Guild verfolgte einen konservativen Kurs, der aber offenbar von vielen Spielern begrüßt wurde. Viele der Archtops aus der frühen X-Serie zeigten noch starke Ähnlichkeit mit Epiphone-Designs, aber mit der Stuart X-500 hatte man bereits ein Erfolgsmodell gefunden, und auch mit anderen Archtops wie der Stratford X-350 oder der kleinen Aristocrat M-75 verschaffte man sich Achtung.

Parallel dazu wurden aber auch Steelstrings entwickelt. Bereits 1954 kam, eskortiert von kleineren Flattops, auch schon die große Jumbo F-50 heraus, ein Modell, das den großen Erfolg der Guild-Acoustic-Produktion einläutete.

Bereits 1956 erzwang der Aufstieg der Company, aber nicht zuletzt auch der ständige Ärger mit den New Yorker Gewerkschaften einen Umzug. Jenseits des Hudson River fand man mit einer Fabriketage passende Räumlichkeiten in New Jersey. Ab November 1956 fertigten in Hoboken etwa 15 Facharbeiter bis zu 120 Gitarren im Monat.

JOHNNY SMITH UND DUANE EDDY

Mit dem Eintritt von Al Dronges Sohn Mark 1960 in die Firma, kam neuer Wind in die Modellpolitik. Anders als sein jazz-affiner Vater war Mark offen für die neu aufkommenden Trends der Folk-, Blues-, Beat- und Rock-Era und schon bald spielte deren Prominenz Gitarren aus New Jersey. Aber auch im Archtop-Bau konnte Guild mit einem Signature Model für den namhaften Jazz-Spieler George Barnes, vor allem aber mit dem Zugang von Duane Eddy als Endorser punkten. Twang und Surf-Star Eddy war der erste Rock’n’Roller überhaupt, dem mit den Modellen DE-400 und Deluxe DE-500 Signature-Gitarren gewidmet wurden.

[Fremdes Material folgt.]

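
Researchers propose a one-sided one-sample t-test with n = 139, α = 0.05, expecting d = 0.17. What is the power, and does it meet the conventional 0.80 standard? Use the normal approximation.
Power ≈ 0.64; the study is underpowered (power < 0.80)

Power calculation (one-sample t-test, normal approximation):
z_β = d · √n - z_α
z_β = 0.17 · √139 - 1.645
z_β = 0.17 · 11.790 - 1.645
z_β = 0.359

Power = Φ(z_β) = Φ(0.359) ≈ 0.640

Effect size d = 0.17 is very small by Cohen's convention (0.2/0.5/0.8).

Threshold: power ≥ 0.80 is conventionally adequate.
Power ≈ 0.64 → the study is underpowered (power < 0.80).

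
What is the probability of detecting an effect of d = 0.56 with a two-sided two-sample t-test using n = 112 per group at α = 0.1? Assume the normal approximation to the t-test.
Power ≈ 0.99

Power calculation (two-sample t-test, normal approximation):
z_β = d · √(n/2) - z_{α/2}
z_β = 0.56 · √(112/2) - 1.645
z_β = 0.56 · 7.483 - 1.645
z_β = 2.546

Power = Φ(z_β) = Φ(2.546) ≈ 0.995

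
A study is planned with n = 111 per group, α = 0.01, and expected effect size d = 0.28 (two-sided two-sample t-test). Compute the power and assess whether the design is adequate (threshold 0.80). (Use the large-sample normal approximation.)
Power ≈ 0.31; the study is underpowered (power < 0.80)

Power calculation (two-sample t-test, normal approximation):
z_β = d · √(n/2) - z_{α/2}
z_β = 0.28 · √(111/2) - 2.576
z_β = 0.28 · 7.450 - 2.576
z_β = -0.490

Power = Φ(z_β) = Φ(-0.490) ≈ 0.312

Effect size d = 0.28 is small by Cohen's convention (0.2/0.5/0.8).

Threshold: power ≥ 0.80 is conventionally adequate.
Power ≈ 0.31 → the study is underpowered (power < 0.80).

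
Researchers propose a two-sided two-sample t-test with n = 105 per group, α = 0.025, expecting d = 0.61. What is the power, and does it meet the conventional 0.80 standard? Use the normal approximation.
Power ≈ 0.99; the study is adequately powered (power ≥ 0.80)

Power calculation (two-sample t-test, normal approximation):
z_β = d · √(n/2) - z_{α/2}
z_β = 0.61 · √(105/2) - 2.241
z_β = 0.61 · 7.246 - 2.241
z_β = 2.178

Power = Φ(z_β) = Φ(2.178) ≈ 0.985

Effect size d = 0.61 is medium by Cohen's convention (0.2/0.5/0.8).

Threshold: power ≥ 0.80 is conventionally adequate.
Power ≈ 0.99 → the study is adequately powered (power ≥ 0.80).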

1967 fand nochmals ein Umzug nach Westerly/Rhode Island statt, wo in einer ehemaligen Möbelfabrik dann weitere 30 Jahre lang Guild-Gitarren gebaut werden sollten, aber das erlebte Gründer Al Dronge nicht mehr, da er 1972 bei einem Flugzeugabsturz ums Leben kam.

Das vorliegende Stratford-Modell A-350 von 1963 aus der Sammlung von Gregor Hilden repräsentiert mit stimmiger Konstruktion und detaillierter Umsetzung die hohe Kunstfertigkeit im Archtop-Bau der Guild Company jener Tage. Die 17-zöllige Stratford verfügt über eine von Hand geschnitzte Decke aus Fichte, unterbaut von sorgfältig abgeglichenen, parallel gesetzten Balken. Der Korpus aus laminiertem Ahorn zeigt außen eine attraktive Riegelstruktur.

(Bild: Franz Holtmann)

Ein zweiteilig gefügter Hals aus Ahorn trägt das gebundene Griffbrett aus Ebenholz mit Blockeinlagen aus Perlmutt; die Kopfplatte ist mit luxuriösen Mechaniken in Goldausführung besetzt.

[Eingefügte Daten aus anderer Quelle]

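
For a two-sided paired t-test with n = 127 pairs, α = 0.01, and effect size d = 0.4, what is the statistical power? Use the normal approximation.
Power ≈ 0.97

Power calculation (paired t-test, normal approximation):
z_β = d · √n - z_{α/2}
z_β = 0.4 · √127 - 2.576
z_β = 0.4 · 11.269 - 2.576
z_β = 1.932

Power = Φ(z_β) = Φ(1.932) ≈ 0.973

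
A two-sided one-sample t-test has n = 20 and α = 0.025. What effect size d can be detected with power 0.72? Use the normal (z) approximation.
d ≈ 0.63

Minimum detectable effect (one-sample t-test, normal approximation):
d = (z_{α/2} + z_β) / √n
d = (2.241 + 0.583) / √20
d = 2.824 / 4.472
d ≈ 0.63

By Cohen's convention (0.2 small / 0.5 medium / 0.8 large): medium effect.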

Die Saiten (Mensur 62,8 cm) werden über eine Aufsatzbrücke aus Ebenholz zum Harp-Tailpiece geführt.

(Bild: Franz Holtmann)

Zwei Floating-Pickups (Mini-Humbucker) lassen sich individuell in Volume und Tone kontrollieren, alle Regler und der 3-Wege-Pickup-Schalter sind auf das große Pickguard aus eingefasstem Celluloid gesetzt.

(Bild: Franz Holtmann)

Spielen lässt sich die toll verarbeitete Archtop einfach traumhaft und die Pickups vermitteln große Klangkompetenz – für den warmen runden Herzton ist der Tonabnehmer am Hals verantwortlich. Der Steg-Humbucker vermag seine Karten vor allem in Kombination mit dem Hals-Pickup auszuspielen. Wegen der serienmäßigen Out-of-Phase-Schaltung sind hier besonders facettenreiche Klangvarianten zu finden.

PREISE

Von den hochklassigen Guild-A-350-Stratford-Modellen gibt es nicht viele und nur höchst selten werden sie angeboten. Dennoch sind die Preise am Vintage-Markt ungewöhnlich diffus. Mal sieht man ein Exemplar für geringe $ 3000, dann wieder werden $ 8000 verlangt.